Grand Theft Auto made its debut on Sony’s portable device back in 2005 with Liberty City Stories. The game drew mixed reactions, as a graphically impressive game that pushed the PSP’s limits, but not without its flaws. The newest addition to the GTA portable mayhem, Vice City Stories, is here and has a new main character, a more full world in which to wreak havoc, while still containing the same, good ole’ GTA structure. The game is largely based on the console version of Vice City Stories. This time, your main character is Vic Vance, a well-to-do, honest, normal guy. He doesn’t seem like the kind of guy who is set to kill, deal drugs, and kill more, but hey, it wouldn’t be GTA if he didn’t, right? Before you know it you’ll be delivering drugs, shooting up the town, and driving prostitutes around the city, but if you’re getting this game, you already know all that… you want driving, shooting, etc… and you’ll be glad to know it’s all here… with the same great gameplay, characters, and action that has been the staple of the series.
Running around the city is as fun as ever. The environment is huge, for one. The city is noticeably bigger and more detailed than that of the first PSP iteration. You can still jack pretty much any vehicle you can see, from cars, to bikes, to trucks, to helicopters. That’s right, you can fly in this game too. You can still do the side missions complete with taxis, ambulances, cop cars, and fire trucks if you get bored. And they’re still as fun and pointless as ever.
The controls for this game are surprisingly intuitive and easy. Control was one of the main concerns when the series first moved to the PSP, mostly because of the lack of a second analog stick. The main concern because of this was how the player would move the camera around behind the character. Thankfully, Rockstar has done a great job with the controls. A single click of the left shoulder button will center the camera behind Vic, and the right shoulder button will lock on to enemies (or innocent bystanders) for punching or shooting. It’s not perfect, because if you’re up against a wall, you may have to move into a more open space before moving the camera behind and locking on. It’s no second analog stick, but it’s as good as it could have been.

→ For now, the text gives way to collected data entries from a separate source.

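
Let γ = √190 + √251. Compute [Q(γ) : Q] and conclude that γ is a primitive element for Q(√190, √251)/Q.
[Q(γ) : Q] = 4 (equivalently, Q(γ) = Q(√190, √251))

Obviously Q(γ) ⊆ Q(√190, √251), and [Q(√190, √251):Q] = 4 (since 190, 251 are distinct squarefree integers > 1 with 47690 not a perfect square). To show equality we compute the minimal polynomial of γ. From γ = √190 + √251: γ^2 = 190 + 2√(47690) + 251 = 441 + 2√(47690), so γ^2 - 441 = 2√(47690); squaring, (γ^2 - 441)^2 = 4·47690, i.e. γ^4 - 882γ^2 + 194481 - 190760 = 0, i.e. γ^4 - 882γ^2 + 3721 = 0. So γ is a root of x^4 - 882x^2 + 3721. This polynomial is irreducible over Q: it has no rational root (each ±√190 ± √251 is irrational), and any factorization into two quadratics over Q would force √(47690) ∈ Q (pairing opposite roots) or √190, √251 ∈ Q (other pairings), all impossible. Hence [Q(γ):Q] = 4 = [Q(√190, √251):Q], so Q(γ) = Q(√190, √251).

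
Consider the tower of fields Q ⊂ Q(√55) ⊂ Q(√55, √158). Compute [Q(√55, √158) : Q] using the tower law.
[Q(√55, √158) : Q] = 4

[Q(√55):Q] = 2 (min poly x^2 - 55, irreducible since 55 is squarefree > 1). For the top step, suppose √158 ∈ Q(√55), say √158 = c + d√55 with c, d ∈ Q. Squaring: 158 = c^2 + 55d^2 + 2cd√55. Since √55 ∉ Q this forces 2cd = 0. If d = 0 then √158 = c ∈ Q, contradicting 158 squarefree > 1. If c = 0 then 158 = 55d^2, so 55·158 = (55d)^2 is a perfect square in Q — but 55·158 = 8690 is not a perfect square (since 55 and 158 are distinct squarefree integers). Contradiction. Hence √158 ∉ Q(√55), so x^2 - 158 stays irreducible over Q(√55) and [Q(√55, √158) : Q(√55)] = 2. By the tower law, [Q(√55, √158) : Q] = 2 · 2 = 4.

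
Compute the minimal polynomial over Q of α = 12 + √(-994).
m_α(x) = x^2 - 24x + 1138

From α - 12 = √(-994), squaring gives (α - 12)^2 = -994, i.e. α^2 - 24α + 144 = -994, so α^2 - 24α + 1138 = 0. The discriminant of x^2 - 24x + 1138 is (-24)^2 - 4·(1138) = 576 - 4552 = -3976, and 4·(-994) is not a perfect square in Q since -994 is squarefree and ≠ 1. Hence x^2 - 24x + 1138 is irreducible over Q and is the minimal polynomial of α.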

This game looks good. It simply looks good. And for a handheld game, it looks fantastic. The graphics and detail of the environments are legitimately extremely close to that of the Playstation 2 version. I honestly could not notice any drop in the quality of the character models from the PS2 version. Sure, it still has its downsides, such as the occasional glitch or environment chopping in and out, but come on, it’s a handheld. The downsides are barely noticeable, and the game as a whole is very well designed and runs together very smoothly.

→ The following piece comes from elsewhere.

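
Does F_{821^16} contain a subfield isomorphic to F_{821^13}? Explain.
No: F_{821^13} is not a subfield of F_{821^16}

F_{p^m} embeds in F_{p^n} iff m | n. Here 13 ∤ 16 (since 16 = 1·13 + 3 with remainder 3 ≠ 0), so F_{821^13} is not a subfield of F_{821^16}. Equivalently: if it were, the tower law would give 13 = [F_{821^13}:F_821] dividing [F_{821^16}:F_821] = 16, contradiction.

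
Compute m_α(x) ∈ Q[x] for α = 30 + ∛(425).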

The biggest (and arguably only) real change present in this iteration of the series is the new “empire” mission element. As you work your way through the city, killing, dealing, and whatever other illegal stuff you are doing, you can actually take over illegal businesses of sorts, and make them your own. For example, you can finagle a drug dealing business away from the leader by destroying it, and then purchasing the remains and building it into a profitable crime syndicate. These are also upgradeable through missions as well. It is a very nice addition, though it still involves the same gameplay and the same types of goals to achieve.
There is still no online multiplayer – something gamers have been screaming for – but the ad hoc option is still there. I was able to try it out with other owners, and it does work very well. As far as included modes of play, there is Deathmatch, Empire Takedown, and Might of the Hunter. One includes planting bombs in a rival base, and the other includes taking over a helicopter and killing, killing, killing! If you have friends with this game in your, well, house, than it is a nice option. However, the lack of online play is still disappointing.
Vice City Stories brings the same great Rockstar presentation to the table this time around. The menus, options, and overall look and feel of the game are all unchanged, which is a good thing if you’re unfamiliar with the series. The sound is, as always, excellent. The voice acting is brilliant, especially on a handheld, and feels natural. One part of the game that’s always been a highlight for me is the radio station feature. While driving, you can still pick from a number of stations to listen to, ranging from classical to crass talk shows. It’s as well implemented as ever.
Overall, this game is very well done. Rockstar continues to impress in the areas of graphics, gameplay, and overall feel on the PSP. However, one can’t help but have the feeling that the series needs something new. The Empire system in this game adds a little bit, but it’s nothing revolutionary, and only provides a distraction from the same old gameplay. This “same old gameplay”, though, is darn good. It’s nothing new, but it takes the old system and makes subtle improvements. If you’re a fan of the series, this is an easy game to recommend, but if you have found the series to be the same thing over and over again, then this game won’t change your mind, either.